O esporte emerge e fulge em épocas de paz, por ser uma forma de canalizar a agressão, produtivamente, através do mito. Quanto mais paz, mais esporte.
A ânsia de paz deixou de ser mera expressão de filosofias humanistas, para transformar-se em objeto do instinto conservador do homem. Se antes se condenava a guerra por sua estupidez e falta de sentido, hoje o homem sabe que deve condená-la também como imperativo de sua sobrevivência como espécie.
Frente a este quadro, o esporte, vivenciado em comum pelas multidões do mundo, deixa o seu caráter lúdico para ser uma corrente cultural ascendente e poderosa. No fluxo desta corrente, avulta a convicção de que a única saída para a humanidade está no entendimento e na união, no trabalho e na solidariedade entre os povos – daí sua força simbólica – e na canalização positiva dos impulsos agressivos. E para dar vazão à agressividade tornada civilizada, o ser humano descobriu, pratica e cultua o esporte.
Não estavam longe da sabedoria os gregos, quando faziam política através do esporte, ou esgotavam os impulsos agressivos dos povos nas práticas lúdicas. Sabiam que quem sacia seus ânimos em disputa lúdico-energética não precisa fazê-lo através da guerra ou da destruição. Daí a beleza catártica e educativa do desporto.
A agressividade é um dado da psicologia do animal-homem. Suas estruturas arcaicas de comportamento perduram sob formas as mais variadas, ainda que lapidadas pela cultura. A agressividade é, todavia, um dos componentes psíquicos também positivos, se direcionada a atividades criativas. Reprimi-la, negá-la, como se não existisse, é erro, pois acaba saindo sob formas patológicas, assassinas. O caminho é dirigir os impulsos para situações que sirvam para descarregá-la de maneira construtiva e útil.

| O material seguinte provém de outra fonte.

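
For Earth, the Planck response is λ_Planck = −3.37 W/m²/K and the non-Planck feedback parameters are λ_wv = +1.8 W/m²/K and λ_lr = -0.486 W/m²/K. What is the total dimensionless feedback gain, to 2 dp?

Convert to gains: g_wv = 1.8/3.37 = 0.5341; g_lr = -0.486/3.37 = -0.1442.
Total gain g = 0.3899.

0.39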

Outro exemplo? A arte! Quando a criança e o adulto transportam para pinturas, formas ou cores os símbolos do problema que os oprimem, estão descarregando a agressividade que se voltaria contra si ou contra outros. Com o esporte se dá o mesmo, talvez até de forma ainda mais intensa. É ele expressão simbólica da agressividade animal elaborada por mecanismos associativos, intelectuais e artísticos e voltada para atividades fraternas. É o exame de tudo isso, chegando a nós através do modo simbólico do jogo, o que encanta e deslumbra a humanidade.